National CineMedia said it would pay shareholders in Screenvision $225 million in cash and $150 million in stock in a pact valued at  $375 million.  The two companies said the merger would cover nearly every large market in the United States and reach more than 1.1 billion moviegoers a year in 3,900 theaters with more than 34,000 screens.

The two companies are likely to use their combined heft to make more of a play to siphon off some of the billions of dollars Madison Avenue earmarks each year for television.  For the past few years, NCM has even held a presentation during the “upfront,” when U.S.  TV networks attempt to sell the bulk of their ad inventory for the coming season.

The backers of so-called “cinema advertising” have long made the pitch they can get ad messages in front of a sizable audience, including the elusive young-male demographic that often flocks to the theater on Friday and Saturday nights. According to a March report from the Cinema Advertising Council, a trade organization, ad money devoted to movie screens rose 6.5% in 2013 to more than $677.9 million, marking the industry’s fourth consecutive year of taking in $600 million or more.

Ad buyers have used the movie screens to gain leverage in talks with TV networks. In 2008, for example, during the height of a prolonged writers’ strike, large ad buyer MediaVest made noise about moving $100 million from TV ads to cinema pitches. It remains unclear how much money the media-investment firm, which has long represented Procter & Gamble and Coca-Cola, actually switched from one venue to the next.

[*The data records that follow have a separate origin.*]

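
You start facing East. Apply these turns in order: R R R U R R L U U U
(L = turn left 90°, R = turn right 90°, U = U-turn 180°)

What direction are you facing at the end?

Answer: Final heading: East

Derivation:
Start: East
  R (right (90° clockwise)) -> South
  R (right (90° clockwise)) -> West
  R (right (90° clockwise)) -> North
  U (U-turn (180°)) -> South
  R (right (90° clockwise)) -> West
  R (right (90° clockwise)) -> North
  L (left (90° counter-clockwise)) -> West
  U (U-turn (180°)) -> East
  U (U-turn (180°)) -> West
  U (U-turn (180°)) -> East
Final: East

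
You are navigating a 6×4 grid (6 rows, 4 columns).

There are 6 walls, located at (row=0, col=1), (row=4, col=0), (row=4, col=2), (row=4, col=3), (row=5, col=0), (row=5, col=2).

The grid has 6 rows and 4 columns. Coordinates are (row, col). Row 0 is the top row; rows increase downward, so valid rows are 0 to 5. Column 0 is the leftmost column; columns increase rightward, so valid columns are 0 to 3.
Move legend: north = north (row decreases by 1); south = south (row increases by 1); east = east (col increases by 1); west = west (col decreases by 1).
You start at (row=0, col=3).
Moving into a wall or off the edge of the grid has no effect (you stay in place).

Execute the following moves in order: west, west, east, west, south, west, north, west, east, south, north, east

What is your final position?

Start: (row=0, col=3)
  west (west): (row=0, col=3) -> (row=0, col=2)
  west (west): blocked, stay at (row=0, col=2)
  east (east): (row=0, col=2) -> (row=0, col=3)
  west (west): (row=0, col=3) -> (row=0, col=2)
  south (south): (row=0, col=2) -> (row=1, col=2)
  west (west): (row=1, col=2) -> (row=1, col=1)
  north (north): blocked, stay at (row=1, col=1)
  west (west): (row=1, col=1) -> (row=1, col=0)
  east (east): (row=1, col=0) -> (row=1, col=1)
  south (south): (row=1, col=1) -> (row=2, col=1)
  north (north): (row=2, col=1) -> (row=1, col=1)
  east (east): (row=1, col=1) -> (row=1, col=2)
Final: (row=1, col=2)

Answer: Final position: (row=1, col=2)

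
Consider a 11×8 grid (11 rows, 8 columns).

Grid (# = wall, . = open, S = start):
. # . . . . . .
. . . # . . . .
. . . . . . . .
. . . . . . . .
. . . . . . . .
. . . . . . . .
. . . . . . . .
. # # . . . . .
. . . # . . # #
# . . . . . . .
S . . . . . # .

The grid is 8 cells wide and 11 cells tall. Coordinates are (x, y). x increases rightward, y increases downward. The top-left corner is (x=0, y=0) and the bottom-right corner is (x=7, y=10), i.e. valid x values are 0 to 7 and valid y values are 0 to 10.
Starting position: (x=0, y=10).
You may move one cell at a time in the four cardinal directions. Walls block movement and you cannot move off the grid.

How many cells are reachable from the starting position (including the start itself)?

Answer: Reachable cells: 79

Derivation:
BFS flood-fill from (x=0, y=10):
  Distance 0: (x=0, y=10)
  Distance 1: (x=1, y=10)
  Distance 2: (x=1, y=9), (x=2, y=10)
  Distance 3: (x=1, y=8), (x=2, y=9), (x=3, y=10)
  Distance 4: (x=0, y=8), (x=2, y=8), (x=3, y=9), (x=4, y=10)
  Distance 5: (x=0, y=7), (x=4, y=9), (x=5, y=10)
  Distance 6: (x=0, y=6), (x=4, y=8), (x=5, y=9)
  Distance 7: (x=0, y=5), (x=1, y=6), (x=4, y=7), (x=5, y=8), (x=6, y=9)
  Distance 8: (x=0, y=4), (x=1, y=5), (x=2, y=6), (x=4, y=6), (x=3, y=7), (x=5, y=7), (x=7, y=9)
  Distance 9: (x=0, y=3), (x=1, y=4), (x=2, y=5), (x=4, y=5), (x=3, y=6), (x=5, y=6), (x=6, y=7), (x=7, y=10)
  Distance 10: (x=0, y=2), (x=1, y=3), (x=2, y=4), (x=4, y=4), (x=3, y=5), (x=5, y=5), (x=6, y=6), (x=7, y=7)
  Distance 11: (x=0, y=1), (x=1, y=2), (x=2, y=3), (x=4, y=3), (x=3, y=4), (x=5, y=4), (x=6, y=5), (x=7, y=6)
  Distance 12: (x=0, y=0), (x=1, y=1), (x=2, y=2), (x=4, y=2), (x=3, y=3), (x=5, y=3), (x=6, y=4), (x=7, y=5)
  Distance 13: (x=2, y=1), (x=4, y=1), (x=3, y=2), (x=5, y=2), (x=6, y=3), (x=7, y=4)
  Distance 14: (x=2, y=0), (x=4, y=0), (x=5, y=1), (x=6, y=2), (x=7, y=3)
  Distance 15: (x=3, y=0), (x=5, y=0), (x=6, y=1), (x=7, y=2)
  Distance 16: (x=6, y=0), (x=7, y=1)
  Distance 17: (x=7, y=0)
Total reachable: 79 (grid has 79 open cells total)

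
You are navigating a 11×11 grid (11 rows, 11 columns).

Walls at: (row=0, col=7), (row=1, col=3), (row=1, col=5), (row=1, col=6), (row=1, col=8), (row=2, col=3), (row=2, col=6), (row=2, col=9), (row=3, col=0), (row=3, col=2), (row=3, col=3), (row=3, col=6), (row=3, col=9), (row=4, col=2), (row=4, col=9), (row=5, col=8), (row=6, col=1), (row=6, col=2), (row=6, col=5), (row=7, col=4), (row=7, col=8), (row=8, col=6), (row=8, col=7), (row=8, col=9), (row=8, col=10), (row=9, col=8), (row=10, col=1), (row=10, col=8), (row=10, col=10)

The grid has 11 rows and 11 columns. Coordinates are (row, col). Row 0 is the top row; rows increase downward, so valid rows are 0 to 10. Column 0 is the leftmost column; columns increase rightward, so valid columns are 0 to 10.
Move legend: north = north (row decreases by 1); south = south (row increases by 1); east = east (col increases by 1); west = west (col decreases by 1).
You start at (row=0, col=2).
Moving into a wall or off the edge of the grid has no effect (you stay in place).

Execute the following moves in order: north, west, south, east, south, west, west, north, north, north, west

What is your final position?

Answer: Final position: (row=0, col=0)

Derivation:
Start: (row=0, col=2)
  north (north): blocked, stay at (row=0, col=2)
  west (west): (row=0, col=2) -> (row=0, col=1)
  south (south): (row=0, col=1) -> (row=1, col=1)
  east (east): (row=1, col=1) -> (row=1, col=2)
  south (south): (row=1, col=2) -> (row=2, col=2)
  west (west): (row=2, col=2) -> (row=2, col=1)
  west (west): (row=2, col=1) -> (row=2, col=0)
  north (north): (row=2, col=0) -> (row=1, col=0)
  north (north): (row=1, col=0) -> (row=0, col=0)
  north (north): blocked, stay at (row=0, col=0)
  west (west): blocked, stay at (row=0, col=0)
Final: (row=0, col=0)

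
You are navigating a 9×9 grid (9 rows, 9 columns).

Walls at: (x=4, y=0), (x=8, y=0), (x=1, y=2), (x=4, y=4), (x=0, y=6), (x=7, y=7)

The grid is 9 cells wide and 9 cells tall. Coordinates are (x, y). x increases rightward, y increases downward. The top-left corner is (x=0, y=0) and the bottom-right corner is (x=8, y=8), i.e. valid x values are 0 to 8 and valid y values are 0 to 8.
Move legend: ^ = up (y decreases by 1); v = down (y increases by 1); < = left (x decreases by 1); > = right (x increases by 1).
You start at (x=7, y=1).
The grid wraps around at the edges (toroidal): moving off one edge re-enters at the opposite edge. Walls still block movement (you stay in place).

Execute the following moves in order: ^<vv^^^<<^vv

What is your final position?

Answer: Final position: (x=4, y=8)

Derivation:
Start: (x=7, y=1)
  ^ (up): (x=7, y=1) -> (x=7, y=0)
  < (left): (x=7, y=0) -> (x=6, y=0)
  v (down): (x=6, y=0) -> (x=6, y=1)
  v (down): (x=6, y=1) -> (x=6, y=2)
  ^ (up): (x=6, y=2) -> (x=6, y=1)
  ^ (up): (x=6, y=1) -> (x=6, y=0)
  ^ (up): (x=6, y=0) -> (x=6, y=8)
  < (left): (x=6, y=8) -> (x=5, y=8)
  < (left): (x=5, y=8) -> (x=4, y=8)
  ^ (up): (x=4, y=8) -> (x=4, y=7)
  v (down): (x=4, y=7) -> (x=4, y=8)
  v (down): blocked, stay at (x=4, y=8)
Final: (x=4, y=8)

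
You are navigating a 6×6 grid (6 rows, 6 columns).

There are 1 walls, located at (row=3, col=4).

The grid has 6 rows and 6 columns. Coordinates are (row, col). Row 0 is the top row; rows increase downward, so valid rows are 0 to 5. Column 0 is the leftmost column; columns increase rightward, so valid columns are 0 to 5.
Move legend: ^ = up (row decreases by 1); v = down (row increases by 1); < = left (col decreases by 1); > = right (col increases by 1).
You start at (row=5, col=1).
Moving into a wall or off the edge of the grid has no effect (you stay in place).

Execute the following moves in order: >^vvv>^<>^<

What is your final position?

Answer: Final position: (row=3, col=2)

Derivation:
Start: (row=5, col=1)
  > (right): (row=5, col=1) -> (row=5, col=2)
  ^ (up): (row=5, col=2) -> (row=4, col=2)
  v (down): (row=4, col=2) -> (row=5, col=2)
  v (down): blocked, stay at (row=5, col=2)
  v (down): blocked, stay at (row=5, col=2)
  > (right): (row=5, col=2) -> (row=5, col=3)
  ^ (up): (row=5, col=3) -> (row=4, col=3)
  < (left): (row=4, col=3) -> (row=4, col=2)
  > (right): (row=4, col=2) -> (row=4, col=3)
  ^ (up): (row=4, col=3) -> (row=3, col=3)
  < (left): (row=3, col=3) -> (row=3, col=2)
Final: (row=3, col=2)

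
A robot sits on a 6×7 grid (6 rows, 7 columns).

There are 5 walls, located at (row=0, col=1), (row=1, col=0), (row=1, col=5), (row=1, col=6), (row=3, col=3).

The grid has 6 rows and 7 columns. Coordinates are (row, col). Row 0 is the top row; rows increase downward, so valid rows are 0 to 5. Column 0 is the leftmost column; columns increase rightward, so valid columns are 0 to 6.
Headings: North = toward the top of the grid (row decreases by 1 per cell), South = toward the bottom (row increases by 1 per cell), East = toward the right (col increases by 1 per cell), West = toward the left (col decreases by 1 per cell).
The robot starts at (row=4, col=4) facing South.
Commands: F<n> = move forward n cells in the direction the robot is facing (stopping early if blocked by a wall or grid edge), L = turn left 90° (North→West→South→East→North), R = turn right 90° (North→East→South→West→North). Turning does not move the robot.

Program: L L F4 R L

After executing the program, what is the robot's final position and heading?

Start: (row=4, col=4), facing South
  L: turn left, now facing East
  L: turn left, now facing North
  F4: move forward 4, now at (row=0, col=4)
  R: turn right, now facing East
  L: turn left, now facing North
Final: (row=0, col=4), facing North

Answer: Final position: (row=0, col=4), facing North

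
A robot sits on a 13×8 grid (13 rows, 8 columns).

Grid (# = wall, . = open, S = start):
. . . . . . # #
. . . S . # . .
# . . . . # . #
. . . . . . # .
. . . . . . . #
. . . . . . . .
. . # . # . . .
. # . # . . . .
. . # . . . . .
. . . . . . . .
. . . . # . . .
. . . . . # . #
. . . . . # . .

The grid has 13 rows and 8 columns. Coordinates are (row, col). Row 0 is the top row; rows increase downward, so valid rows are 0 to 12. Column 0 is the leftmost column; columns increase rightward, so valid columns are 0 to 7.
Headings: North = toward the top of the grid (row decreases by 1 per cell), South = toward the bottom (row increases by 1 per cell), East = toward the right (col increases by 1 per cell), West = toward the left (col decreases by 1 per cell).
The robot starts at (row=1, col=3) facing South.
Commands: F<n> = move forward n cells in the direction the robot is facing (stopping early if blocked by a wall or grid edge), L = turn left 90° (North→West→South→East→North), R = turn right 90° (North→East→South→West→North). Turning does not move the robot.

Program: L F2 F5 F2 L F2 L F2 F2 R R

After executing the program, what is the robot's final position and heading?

Start: (row=1, col=3), facing South
  L: turn left, now facing East
  F2: move forward 1/2 (blocked), now at (row=1, col=4)
  F5: move forward 0/5 (blocked), now at (row=1, col=4)
  F2: move forward 0/2 (blocked), now at (row=1, col=4)
  L: turn left, now facing North
  F2: move forward 1/2 (blocked), now at (row=0, col=4)
  L: turn left, now facing West
  F2: move forward 2, now at (row=0, col=2)
  F2: move forward 2, now at (row=0, col=0)
  R: turn right, now facing North
  R: turn right, now facing East
Final: (row=0, col=0), facing East

Answer: Final position: (row=0, col=0), facing East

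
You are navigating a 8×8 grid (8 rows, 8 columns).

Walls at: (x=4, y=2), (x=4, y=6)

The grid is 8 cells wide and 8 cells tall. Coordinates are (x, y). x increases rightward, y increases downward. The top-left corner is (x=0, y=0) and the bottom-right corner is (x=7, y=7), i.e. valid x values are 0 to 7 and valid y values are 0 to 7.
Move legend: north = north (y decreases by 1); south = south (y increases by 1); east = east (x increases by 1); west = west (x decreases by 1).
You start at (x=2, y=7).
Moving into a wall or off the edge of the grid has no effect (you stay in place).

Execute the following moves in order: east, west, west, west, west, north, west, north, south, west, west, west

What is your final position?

Answer: Final position: (x=0, y=6)

Derivation:
Start: (x=2, y=7)
  east (east): (x=2, y=7) -> (x=3, y=7)
  west (west): (x=3, y=7) -> (x=2, y=7)
  west (west): (x=2, y=7) -> (x=1, y=7)
  west (west): (x=1, y=7) -> (x=0, y=7)
  west (west): blocked, stay at (x=0, y=7)
  north (north): (x=0, y=7) -> (x=0, y=6)
  west (west): blocked, stay at (x=0, y=6)
  north (north): (x=0, y=6) -> (x=0, y=5)
  south (south): (x=0, y=5) -> (x=0, y=6)
  [×3]west (west): blocked, stay at (x=0, y=6)
Final: (x=0, y=6)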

The deal ” position the combined new company to be much more competitive  in the expanding video and overall advertising marketplace, ” said Kurt Hall, chief executive of NCM CineMedia, in a prepared statement.

Ads at the movie theater have long been a contentious topic – who really wants to pay to see advertising before a silver-screen favorite?- but the companies have created “pre-shows”  lasting just a few minutes during the time most people are still buying refreshments and finding their seats. In other words, the ads stop playing once the movie’s scheduled showtime arrives.  TV networks are some of the most frequent users of the ad venue.

The acquisition was unanimously approved by the boards of directors of both companies and Screenvision’s equity owners, and is expected to close after securing regulatory approval.